GDC review process.

Manu turkeyman at gmail.com
Tue Jun 19 13:40:41 PDT 2012


On 19 June 2012 21:19, Iain Buclaw <ibuclaw at ubuntu.com> wrote:

> 1) D Inline Asm and naked function support is raising far too many alarm
> bells. So would just be easier to remove it and avoid all the other
> comments on why we need middle-end and backend headers in gdc.
>

Inline assembly has been relatively useless in GCC for years. Inline asm
interferes with the optimisers ability to do a good job, which basically
makes use of inline assembly self-defeating.
The only time I ever need to use inline-asm is to interface an arch feature
that has no API. As long as there are intrinsics for all the opcodes one
might want, then it's better to use them.
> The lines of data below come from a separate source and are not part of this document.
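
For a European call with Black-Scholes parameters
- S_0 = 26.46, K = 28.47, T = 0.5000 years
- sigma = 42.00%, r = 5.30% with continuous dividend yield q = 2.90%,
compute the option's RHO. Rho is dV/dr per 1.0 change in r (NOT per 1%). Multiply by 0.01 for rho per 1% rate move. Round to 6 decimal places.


Answer: Rho = 5.010505

Derivation:
d1 = -0.0576350703; d2 = -0.3546199184
phi(d1) = 0.3982802269; exp(-qT) = 0.9856046187; exp(-rT) = 0.9738480438
N(d2) = 0.3614371760
Rho = K*T*exp(-rT)*N(d2) = 28.4700 * 0.5000 * 0.9738480438 * 0.3614371760 = 5.010505


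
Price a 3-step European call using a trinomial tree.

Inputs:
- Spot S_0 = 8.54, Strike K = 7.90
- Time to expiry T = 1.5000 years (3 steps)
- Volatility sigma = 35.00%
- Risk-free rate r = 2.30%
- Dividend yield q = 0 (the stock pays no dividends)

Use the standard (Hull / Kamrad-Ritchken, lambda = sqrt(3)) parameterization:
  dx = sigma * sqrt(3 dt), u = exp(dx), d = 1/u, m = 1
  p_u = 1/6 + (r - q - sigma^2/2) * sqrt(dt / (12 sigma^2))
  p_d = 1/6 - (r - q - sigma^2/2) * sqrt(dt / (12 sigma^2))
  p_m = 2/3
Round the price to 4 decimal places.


dt = T/N = 0.500000; dx = sigma*sqrt(3*dt) = 0.428661
u = exp(dx) = 1.535200; d = 1/u = 0.651381
p_u = 0.144359, p_m = 0.666667, p_d = 0.188975
Discount per step: exp(-r*dt) = 0.988566
Stock lattice S(k, j) with j the centered position index:
  k=0: S(0,+0) = 8.5400
  k=1: S(1,-1) = 5.5628; S(1,+0) = 8.5400; S(1,+1) = 13.1106
  k=2: S(2,-2) = 3.6235; S(2,-1) = 5.5628; S(2,+0) = 8.5400; S(2,+1) = 13.1106; S(2,+2) = 20.1274
  k=3: S(3,-3) = 2.3603; S(3,-2) = 3.6235; S(3,-1) = 5.5628; S(3,+0) = 8.5400; S(3,+1) = 13.1106; S(3,+2) = 20.1274; S(3,+3) = 30.8996
Terminal payoffs V(N, j) = max(S_T - K, 0):
  V(3,-3) = 0.000000; V(3,-2) = 0.000000; V(3,-1) = 0.000000; V(3,+0) = 0.640000; V(3,+1) = 5.210609; V(3,+2) = 12.227407; V(3,+3) = 22.999596
Backward induction: V(k, j) = exp(-r*dt) * [p_u * V(k+1, j+1) + p_m * V(k+1, j) + p_d * V(k+1, j-1)]
  V(2,-2) = exp(-r*dt) * [p_u*0.000000 + p_m*0.000000 + p_d*0.000000] = 0.000000
  V(2,-1) = exp(-r*dt) * [p_u*0.640000 + p_m*0.000000 + p_d*0.000000] = 0.091333
  V(2,+0) = exp(-r*dt) * [p_u*5.210609 + p_m*0.640000 + p_d*0.000000] = 1.165385
  V(2,+1) = exp(-r*dt) * [p_u*12.227407 + p_m*5.210609 + p_d*0.640000] = 5.298532
  V(2,+2) = exp(-r*dt) * [p_u*22.999596 + p_m*12.227407 + p_d*5.210609] = 12.314042
  V(1,-1) = exp(-r*dt) * [p_u*1.165385 + p_m*0.091333 + p_d*0.000000] = 0.226503
  V(1,+0) = exp(-r*dt) * [p_u*5.298532 + p_m*1.165385 + p_d*0.091333] = 1.541246
  V(1,+1) = exp(-r*dt) * [p_u*12.314042 + p_m*5.298532 + p_d*1.165385] = 5.466990
  V(0,+0) = exp(-r*dt) * [p_u*5.466990 + p_m*1.541246 + p_d*0.226503] = 1.838247

Answer: Price = V(0,0) = 1.8382


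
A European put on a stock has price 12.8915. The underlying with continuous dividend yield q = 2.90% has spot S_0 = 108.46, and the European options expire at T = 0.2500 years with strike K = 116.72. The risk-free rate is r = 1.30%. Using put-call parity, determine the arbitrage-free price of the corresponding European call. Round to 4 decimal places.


Put-call parity: C - P = S_0 * exp(-qT) - K * exp(-rT).
S_0 * exp(-qT) = 108.4600 * 0.99277622 = 107.67650859
K * exp(-rT) = 116.7200 * 0.99675528 = 116.34127576
C = P + S*exp(-qT) - K*exp(-rT)
C = 12.8915 + 107.67650859 - 116.34127576 = 4.2267

Answer: Call price = 4.2267


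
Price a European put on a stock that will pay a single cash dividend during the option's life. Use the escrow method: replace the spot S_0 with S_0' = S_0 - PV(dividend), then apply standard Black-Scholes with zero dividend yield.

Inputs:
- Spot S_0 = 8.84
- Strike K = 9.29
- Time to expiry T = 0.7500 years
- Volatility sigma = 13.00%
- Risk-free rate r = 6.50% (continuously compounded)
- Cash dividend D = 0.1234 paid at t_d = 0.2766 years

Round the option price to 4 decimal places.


PV(D) = D * exp(-r * t_d) = 0.1234 * 0.98218166 = 0.12120122
S_0' = S_0 - PV(D) = 8.8400 - 0.12120122 = 8.71879878
d1 = (ln(S_0'/K) + (r + sigma^2/2)*T) / (sigma*sqrt(T)) = -0.07434121
d2 = d1 - sigma*sqrt(T) = -0.18692451
exp(-rT) = 0.95241920
N(-d1) = 0.52963056; N(-d2) = 0.57414009
P = K * exp(-rT) * N(-d2) - S_0' * N(-d1) = 9.2900 * 0.95241920 * 0.57414009 - 8.71879878 * 0.52963056 = 0.4622

Answer: Price = 0.4622


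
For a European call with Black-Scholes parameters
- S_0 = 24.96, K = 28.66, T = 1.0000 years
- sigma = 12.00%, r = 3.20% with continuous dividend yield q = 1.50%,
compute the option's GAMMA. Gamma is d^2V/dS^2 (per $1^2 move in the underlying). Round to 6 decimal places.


d1 = -0.9502323242; d2 = -1.0702323242
phi(d1) = 0.2540029829; exp(-qT) = 0.9851119396; exp(-rT) = 0.9685065821
Gamma = exp(-qT) * phi(d1) / (S * sigma * sqrt(T)) = 0.9851119396 * 0.2540029829 / (24.9600 * 0.1200 * 1.0000000000) = 0.083541

Answer: Gamma = 0.083541


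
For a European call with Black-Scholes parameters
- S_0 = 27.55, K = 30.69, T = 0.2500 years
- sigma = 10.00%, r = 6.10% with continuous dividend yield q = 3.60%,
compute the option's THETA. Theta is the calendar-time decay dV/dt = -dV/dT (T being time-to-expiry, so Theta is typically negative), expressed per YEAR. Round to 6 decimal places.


Answer: Theta = -0.159400

Derivation:
d1 = -2.0086866607; d2 = -2.0586866607
phi(d1) = 0.0530590633; exp(-qT) = 0.9910403788; exp(-rT) = 0.9848656924
Theta = -S*exp(-qT)*phi(d1)*sigma/(2*sqrt(T)) - r*K*exp(-rT)*N(d2) + q*S*exp(-qT)*N(d1)
N(d1) = 0.0222851871; N(d2) = 0.0197621325; sqrt(T) = 0.5000000000
Term 1 = -27.5500 * 0.9910403788 * 0.0530590633 * 0.1000 / (2 * 0.5000000000) = -0.1448680224
Term 2 = -0.0610 * 30.6900 * 0.9848656924 * 0.0197621325 = -0.0364365744
Term 3 = 0.0360 * 27.5500 * 0.9910403788 * 0.0222851871 = 0.0219044190
Theta = -0.1448680224 + (-0.0364365744) + (0.0219044190) = -0.159400


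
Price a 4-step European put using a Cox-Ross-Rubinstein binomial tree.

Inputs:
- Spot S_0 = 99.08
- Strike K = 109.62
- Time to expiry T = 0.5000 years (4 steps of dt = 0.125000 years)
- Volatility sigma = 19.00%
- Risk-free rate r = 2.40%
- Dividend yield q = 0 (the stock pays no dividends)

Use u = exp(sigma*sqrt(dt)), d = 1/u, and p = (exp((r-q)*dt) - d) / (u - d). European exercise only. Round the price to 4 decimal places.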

There are 2 operations that spring to mind that typically don't have
intrinsics, or high level API's, which I always use asm to interface; the
fine-grain manual manipulation of the flags register on PPC (ie, the '.'
suite of opcodes), and conditional execution opcodes on ARM. Neither of
these have high level expressions, and they are both relatively important.
That said, as stated above, if use of this stuff is for performance, then
using an inline-asm block will ruin the surrounding code anyway, so I
almost always find I'm required to write the entire function in asm to
achieve the expected result...

I see no major loss to removing the inline assembler.
I would like to know what the issue is though? Why are you compelled to
remove it?
I thought GCC optionally supported the microsoft asm syntax instead, which
should make it syntactically consistent with D?